The heroes of Cairvonn are many and varied. There is Alain, a young shepherd who disappeared into a fey mound a century ago then returned in armor on a faerie steed, driven to hunt evil sidhe wherever he might find them. Then there's Cathryn O'Lainge, who bore a selkie's son and left her parents to fight beside her faerie husband in an unknown war. There's the mysterious woodsman known as Wayfinder, who is said to be at least half fey, and who has rescued more than one witless traveler from the snares of the Red Sidhe. And there's Baenirrha, the sword-witch of the north who fought in the Dwarf Wars and staved off a giant single-handedly.
Often grim and determined, almost always touched in some way by the Faerie world, the heroes of Cairvonn are implacable enemies of evil. Their origins may be humble, but their experiences and deeds lift them far above the realm of the ordinary.
3. What do they do?
The examples of Alain, Cathryn, Wayfinder, and Baenirrha show heroes in action—defending their homes, their people, and helpless strangers from the evil forces that seek to destroy Cairvonn. They dine with sidhe princes and carry the banner of mortal kings. They carry swords to battle against the northern barbarian hordes and work their spells at standing stones. They fight the Red Sidhe, destroy the Bane Wraith's undead servants, and drive off giants and gnolls.

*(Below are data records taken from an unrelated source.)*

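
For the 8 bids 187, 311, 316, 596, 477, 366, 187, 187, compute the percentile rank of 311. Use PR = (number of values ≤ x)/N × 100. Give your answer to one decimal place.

N = 8.
Strictly below 311: 3. Equal to 311: 1.
PR = 4/8 × 100 = 50.0

50.0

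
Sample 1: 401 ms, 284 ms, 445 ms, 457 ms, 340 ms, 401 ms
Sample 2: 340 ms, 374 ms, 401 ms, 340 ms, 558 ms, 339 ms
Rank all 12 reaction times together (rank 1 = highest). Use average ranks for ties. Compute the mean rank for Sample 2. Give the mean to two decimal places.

Sorted (descending): 558, 457, 445, 401, 401, 401, 374, 340, 340, 340, 339, 284
The 3 values of 401 occupy positions 4–6 → average rank 5.
The 3 values of 340 occupy positions 8–10 → average rank 9.
Sample 2 values → pooled ranks: 340→9, 374→7, 401→5, 340→9, 558→1, 339→11
Mean rank = (9 + 7 + 5 + 9 + 1 + 11) / 6 = 7.00

7.00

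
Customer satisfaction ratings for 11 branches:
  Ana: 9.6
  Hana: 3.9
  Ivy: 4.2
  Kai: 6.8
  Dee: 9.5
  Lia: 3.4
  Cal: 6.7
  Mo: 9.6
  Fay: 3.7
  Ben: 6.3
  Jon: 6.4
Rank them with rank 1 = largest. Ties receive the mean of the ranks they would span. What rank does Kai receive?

4

Sorted (descending): 9.6, 9.6, 9.5, 6.8, 6.7, 6.4, 6.3, 4.2, 3.9, 3.7, 3.4
The 2 values of 9.6 occupy positions 1–2 → average rank (1+2)/2 = 1.5.
Kai has value 6.8 → rank 4.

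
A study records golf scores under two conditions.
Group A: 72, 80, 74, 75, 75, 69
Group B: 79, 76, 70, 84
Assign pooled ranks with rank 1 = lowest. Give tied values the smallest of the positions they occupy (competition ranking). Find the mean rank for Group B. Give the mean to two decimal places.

6.75

Sorted (ascending): 69, 70, 72, 74, 75, 75, 76, 79, 80, 84
The 2 values of 75 occupy positions 5–6 → each gets rank 5.
Group B values → pooled ranks: 79→8, 76→7, 70→2, 84→10
Mean rank = (8 + 7 + 2 + 10) / 4 = 6.75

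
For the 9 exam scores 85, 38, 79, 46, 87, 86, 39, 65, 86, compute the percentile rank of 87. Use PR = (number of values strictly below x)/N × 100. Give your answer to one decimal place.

88.9

N = 9.
Strictly below 87: 8. Equal to 87: 1.
PR = 8/9 × 100 = 88.9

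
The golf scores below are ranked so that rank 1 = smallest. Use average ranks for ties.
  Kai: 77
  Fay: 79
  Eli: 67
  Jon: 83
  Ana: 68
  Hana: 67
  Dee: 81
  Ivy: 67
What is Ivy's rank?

2

Sorted (ascending): 67, 67, 67, 68, 77, 79, 81, 83
The 3 values of 67 occupy positions 1–3 → average rank 2.
Ivy has value 67 → rank 2.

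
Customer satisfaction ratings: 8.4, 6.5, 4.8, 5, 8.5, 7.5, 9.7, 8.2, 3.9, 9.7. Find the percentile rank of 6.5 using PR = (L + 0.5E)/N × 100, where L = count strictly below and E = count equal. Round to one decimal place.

N = 10.
Strictly below 6.5: 3. Equal to 6.5: 1.
PR = (3 + 0.5·1)/10 × 100 = 35.0

35.0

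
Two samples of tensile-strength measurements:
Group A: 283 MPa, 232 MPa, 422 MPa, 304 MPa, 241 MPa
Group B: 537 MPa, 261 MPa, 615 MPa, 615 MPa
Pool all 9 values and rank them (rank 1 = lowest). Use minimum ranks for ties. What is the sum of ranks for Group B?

26

Sorted (ascending): 232, 241, 261, 283, 304, 422, 537, 615, 615
The 2 values of 615 occupy positions 8–9 → each gets rank 8.
Group B values → pooled ranks: 537→7, 261→3, 615→8, 615→8
Rank sum = 7 + 3 + 8 + 8 = 26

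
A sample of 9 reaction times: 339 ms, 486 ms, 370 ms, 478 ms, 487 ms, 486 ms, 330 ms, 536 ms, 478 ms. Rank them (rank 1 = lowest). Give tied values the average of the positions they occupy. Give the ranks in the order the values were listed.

2, 6.5, 3, 4.5, 8, 6.5, 1, 9, 4.5

Sorted (ascending): 330, 339, 370, 478, 478, 486, 486, 487, 536
The 2 values of 478 occupy positions 4–5 → average rank (4+5)/2 = 4.5.
The 2 values of 486 occupy positions 6–7 → average rank (6+7)/2 = 6.5.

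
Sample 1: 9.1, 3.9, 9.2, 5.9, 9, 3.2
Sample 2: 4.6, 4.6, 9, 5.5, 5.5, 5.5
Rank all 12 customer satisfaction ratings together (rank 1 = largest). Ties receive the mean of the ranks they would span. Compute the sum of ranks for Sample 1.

34.5

Sorted (descending): 9.2, 9.1, 9, 9, 5.9, 5.5, 5.5, 5.5, 4.6, 4.6, 3.9, 3.2
The 2 values of 9 occupy positions 3–4 → average rank (3+4)/2 = 3.5.
The 3 values of 5.5 occupy positions 6–8 → average rank 7.
The 2 values of 4.6 occupy positions 9–10 → average rank (9+10)/2 = 9.5.
Sample 1 values → pooled ranks: 9.1→2, 3.9→11, 9.2→1, 5.9→5, 9→3.5, 3.2→12
Rank sum = 2 + 11 + 1 + 5 + 3.5 + 12 = 34.5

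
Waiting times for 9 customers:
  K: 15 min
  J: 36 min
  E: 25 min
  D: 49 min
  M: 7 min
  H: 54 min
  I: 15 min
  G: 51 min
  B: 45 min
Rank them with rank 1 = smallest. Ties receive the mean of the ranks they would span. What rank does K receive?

2.5

Sorted (ascending): 7, 15, 15, 25, 36, 45, 49, 51, 54
The 2 values of 15 occupy positions 2–3 → average rank (2+3)/2 = 2.5.
K has value 15 min → rank 2.5.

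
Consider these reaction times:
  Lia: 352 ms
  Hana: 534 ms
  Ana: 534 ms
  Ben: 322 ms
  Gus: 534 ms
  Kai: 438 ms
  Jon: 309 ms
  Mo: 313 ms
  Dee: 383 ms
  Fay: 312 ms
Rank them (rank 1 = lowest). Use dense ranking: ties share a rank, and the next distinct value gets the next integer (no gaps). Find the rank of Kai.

7

Sorted (ascending): 309, 312, 313, 322, 352, 383, 438, 534, 534, 534
The 3 values of 534 share dense rank 8.
Remaining distinct values take the next consecutive integers.
Kai has value 438 ms → rank 7.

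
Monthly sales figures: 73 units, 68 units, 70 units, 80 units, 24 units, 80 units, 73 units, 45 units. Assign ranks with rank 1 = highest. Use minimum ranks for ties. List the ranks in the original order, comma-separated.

3, 6, 5, 1, 8, 1, 3, 7

Sorted (descending): 80, 80, 73, 73, 70, 68, 45, 24
The 2 values of 80 occupy positions 1–2 → each gets rank 1.
The 2 values of 73 occupy positions 3–4 → each gets rank 3.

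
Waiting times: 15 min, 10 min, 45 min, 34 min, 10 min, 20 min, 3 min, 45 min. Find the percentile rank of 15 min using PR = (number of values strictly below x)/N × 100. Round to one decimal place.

N = 8.
Strictly below 15: 3. Equal to 15: 1.
PR = 3/8 × 100 = 37.5

37.5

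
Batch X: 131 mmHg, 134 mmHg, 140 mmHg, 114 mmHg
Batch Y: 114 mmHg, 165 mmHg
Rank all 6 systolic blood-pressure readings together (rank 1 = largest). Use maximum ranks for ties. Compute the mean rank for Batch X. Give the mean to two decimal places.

Sorted (descending): 165, 140, 134, 131, 114, 114
The 2 values of 114 occupy positions 5–6 → each gets rank 6.
Batch X values → pooled ranks: 131→4, 134→3, 140→2, 114→6
Mean rank = (4 + 3 + 2 + 6) / 4 = 3.75

3.75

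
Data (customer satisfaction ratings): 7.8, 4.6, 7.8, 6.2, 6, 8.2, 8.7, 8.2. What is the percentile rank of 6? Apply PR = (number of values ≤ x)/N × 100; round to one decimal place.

N = 8.
Strictly below 6: 1. Equal to 6: 1.
PR = 2/8 × 100 = 25.0

25.0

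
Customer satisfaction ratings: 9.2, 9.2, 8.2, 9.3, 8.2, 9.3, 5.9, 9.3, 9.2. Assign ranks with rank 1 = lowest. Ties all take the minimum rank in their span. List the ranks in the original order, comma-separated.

Sorted (ascending): 5.9, 8.2, 8.2, 9.2, 9.2, 9.2, 9.3, 9.3, 9.3
The 2 values of 8.2 occupy positions 2–3 → each gets rank 2.
The 3 values of 9.2 occupy positions 4–6 → each gets rank 4.
The 3 values of 9.3 occupy positions 7–9 → each gets rank 7.

4, 4, 2, 7, 2, 7, 1, 7, 4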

4. Threats, Conflicts, Villains
Cairvonn is besieged by many foes, hence its need for many heroes. The Bane Wraith, an undead sidhe of fearsome power, holds nothing but hatred for mortals, despises those sidhe who consort with mortals, and leads a fell horde of fey wraiths and barrow-wights to bring doom to her enemies. The Red Sidhe are a knightly order of evil fey who share the Bane Wraith's hatred of mortal life, and often fight alongside her undead minions. Other evil fey, owing no allegiance to the Bane Wraith or the Red Sidhe, are no less dangerous to unwary mortals.
In the mortal realm, savage barbarians—humans, dwarves, goblinoids, gnolls, and giants—raid northern villages every winter. Wizards driven to corruption by their lust for magic can topple kingdoms and waste the earth.
5. Nature of magic
Faerie is magical by its nature, and its influence extends throughout the world of Cairvonn. Mist-shrouded islands hold magical secrets, standing stones and burial mounds mark locations of power, and twilight thins the borders between worlds. Magic in Cairvonn is derived from Faerie and is thus diminished with increasing distance from its source. Fey wizards and sorcerers are mighty enough to compare to their standard high-fantasy counterparts, but no mere mortal can hope to attain such power. Mortal clerics are similarly hindered.
6. What's new? What's different?
The Faerie realm, the Seelie and Unseelie Courts, have always been like extra appendages in D&D-related fantasy, despite their prominent place in fantasy literature and folklore. Cairvonn constructs the world around them, rather than attempting to graft them into a different cosmology and setting. In the process, some of the fundamental assumptions of high fantasy, particularly the role of magic, are turned on their head, but not eliminated.